Täglich haben Tim Walter und sein Team im spanischen Trainingslager am Spielsystem von Holstein Kiel gefeilt. Nach dem Training wurde auch mal Tennis gespielt. Die Spieler lobten den guten Teamgeist. mehr

Angesichts der guten Hinrunde war Holstein nicht gefordert, auf dem Transfermarkt nach Spielern zu suchen, die für das Team sofort eine Verstärkung darstellen können. Und so finden sich unter der Rubrik "Zugänge" nur die Namen zweier 18-Jähriger - Abwehrspieler Yann Aurel Bisseck (ausgeliehen vom 1. FC Köln) und Angreifer Franck Evina (ausgeliehen von Bayern II).
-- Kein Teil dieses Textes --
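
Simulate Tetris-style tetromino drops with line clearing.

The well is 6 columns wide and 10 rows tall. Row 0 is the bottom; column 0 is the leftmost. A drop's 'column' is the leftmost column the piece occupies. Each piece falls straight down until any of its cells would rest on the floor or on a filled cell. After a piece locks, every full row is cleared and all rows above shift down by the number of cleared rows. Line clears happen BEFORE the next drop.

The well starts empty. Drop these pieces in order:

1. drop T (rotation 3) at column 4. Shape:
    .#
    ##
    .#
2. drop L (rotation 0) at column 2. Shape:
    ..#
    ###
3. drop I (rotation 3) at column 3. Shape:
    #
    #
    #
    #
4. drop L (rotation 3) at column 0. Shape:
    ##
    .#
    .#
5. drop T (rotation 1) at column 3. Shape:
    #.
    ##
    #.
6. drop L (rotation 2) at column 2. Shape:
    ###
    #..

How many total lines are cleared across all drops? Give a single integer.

Drop 1: T rot3 at col 4 lands with bottom-row=0; cleared 0 line(s) (total 0); column heights now [0 0 0 0 2 3], max=3
Drop 2: L rot0 at col 2 lands with bottom-row=2; cleared 0 line(s) (total 0); column heights now [0 0 3 3 4 3], max=4
Drop 3: I rot3 at col 3 lands with bottom-row=3; cleared 0 line(s) (total 0); column heights now [0 0 3 7 4 3], max=7
Drop 4: L rot3 at col 0 lands with bottom-row=0; cleared 1 line(s) (total 1); column heights now [0 2 0 6 3 2], max=6
Drop 5: T rot1 at col 3 lands with bottom-row=6; cleared 0 line(s) (total 1); column heights now [0 2 0 9 8 2], max=9
Drop 6: L rot2 at col 2 lands with bottom-row=8; cleared 0 line(s) (total 1); column heights now [0 2 10 10 10 2], max=10

Answer: 1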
Dagegen verließen drei arrivierte Spieler den Verein, die aber in dieser Saison bestenfalls Ergänzungen waren: Steven Lewerenz (1. FC Magdeburg), Benjamin Girth (an VfL Osnabrück verliehen) und der sogar gänzlich ohne Einsatz gebliebene Dominic Peitz (1. FSV Mainz 05 II). Schwerwiegender ist da ein Wechsel zum kommenden Sommer: Kingsley Schindler (fünf Tore, sechs Vorlagen) schließt sich ebenfalls dem 1. FC Köln an. In Kiel hoffen sie, dass Schindler seine starken Leistungen aus der Hinrunde bestätigen kann.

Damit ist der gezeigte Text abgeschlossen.